Hoe komen we uit de mentale inertie dat vrouwen, zelfs in professionele contexten, kawaii, aanbiddelijk en infantiel moeten zijn?
het probleem zal zichzelf alleen oplossen als we een kritische massa van hooggeplaatste vrouwen hebben. Ze zouden niet zijn gekomen waar ze waren door knuffelig te zijn. Ze zijn een kawaii afstotend middel dat de vrouw-kind coquettishness op het werk kan neerschieten. Maar Japan mist de kritische massa om de kritische massa op te bouwen.
dus hebben we de All-hands-on-deck benadering nodig. Betuttelende houdingen beginnen al op jonge leeftijd. Ouders moeten voorkomen dat ze hun meisjes te veel beschermen. In mijn kindertijd vertelde mijn vader me dat katten hun klauwen verbergen, dat je niet met je talent moet pronken. Hoewel er gender-vrije verdienste aan deze wijsheid, indien geconsumeerd met de kawaii doctrine, klauwen van een meisje kan saai worden tegen de tijd dat hun mannelijke collega ‘ s zijn mijlen vooruit.
vervolgens moeten werkgevers de volgende generatie evalueren op basis van verdienste. Ze moeten de dubbele standaard vermijden waar assertieve mannen gunstig worden beschouwd terwijl hun vrouwelijke equivalenten dat niet zijn, vanwege hun verraad aan het kawaii Principe.

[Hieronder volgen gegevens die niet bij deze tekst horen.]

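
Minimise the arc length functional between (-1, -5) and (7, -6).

Arc-length functional: J[y] = ∫ sqrt(1 + (y')^2) dx.
Lagrangian L = sqrt(1 + (y')^2) has no explicit y dependence, so ∂L/∂y = 0 and the Euler-Lagrange equation gives
    d/dx( y' / sqrt(1 + (y')^2) ) = 0  ⇒  y' / sqrt(1 + (y')^2) = const.
Hence y' is constant, so y(x) is affine.
Fitting the endpoints (-1, -5) and (7, -6):
    slope m = ((-6) − (-5)) / (7 − (-1)) = -1/8,
    intercept c = (-5) − m·(-1) = -41/8.
Extremal: y(x) = (-1/8) x - 41/8.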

ten slotte is er zelfhulp. Japanse vrouwen zelf moeten de betovering van kawaii afleren. Is het niet zo dat we, diep in onze psyche, het gemakkelijker vinden om kawaii te zijn, omdat het ons bevrijdt van de last van het moeten bereiken? We moeten onszelf zien over te schakelen naar hogere, meisje-achtige tonen wanneer we praten met mannelijke collega ‘ s. We moeten niet bang zijn om assertief te spreken in de vergaderingen in plaats van te glimlachen en beleefd te knikken.het is bemoedigend dat er tekenen zijn dat vrouwen uit de kawaii coma stappen. Sato Kondo, een high-profile freelance nieuwslezer, stopte met het gebruik van haarverf in haar late veertiger jaren in 2018. Gezien het feit dat anchorwomen in Japan bereiken Beroemdheid status voor hun intellect en jeugdige uitstraling, Kondo ‘ s grijze haar in het openbaar was sensationeel. Het was beslist anti-kawaii – en positief ontvangen. Dergelijke verklaringen in de media zullen Japan en zijn vrouwen blijven ontwaken uit de betovering van kawaii.
bedrijfsdeskundigen hebben er al lang op gewezen dat het gebrek aan zelfpromotie van vrouwen een algemene belemmering is voor hun carrière, maar in Japan geeft de angst om niet te verschijnen kawaii een extra reden voor vrouwen om hun mond te houden. Het is duidelijk door het ontwerp dat Hello Kitty geen mond heeft. Maar vrouwen wel. En het is tijd dat we ons uitspreken en beginnen los te komen van onze kawaii obsessie.
De standpunten die in dit artikel worden weergegeven zijn de standpunten van de auteur en komen niet noodzakelijk overeen met de standpunten van de wereldwijde EY-organisatie of haar leden.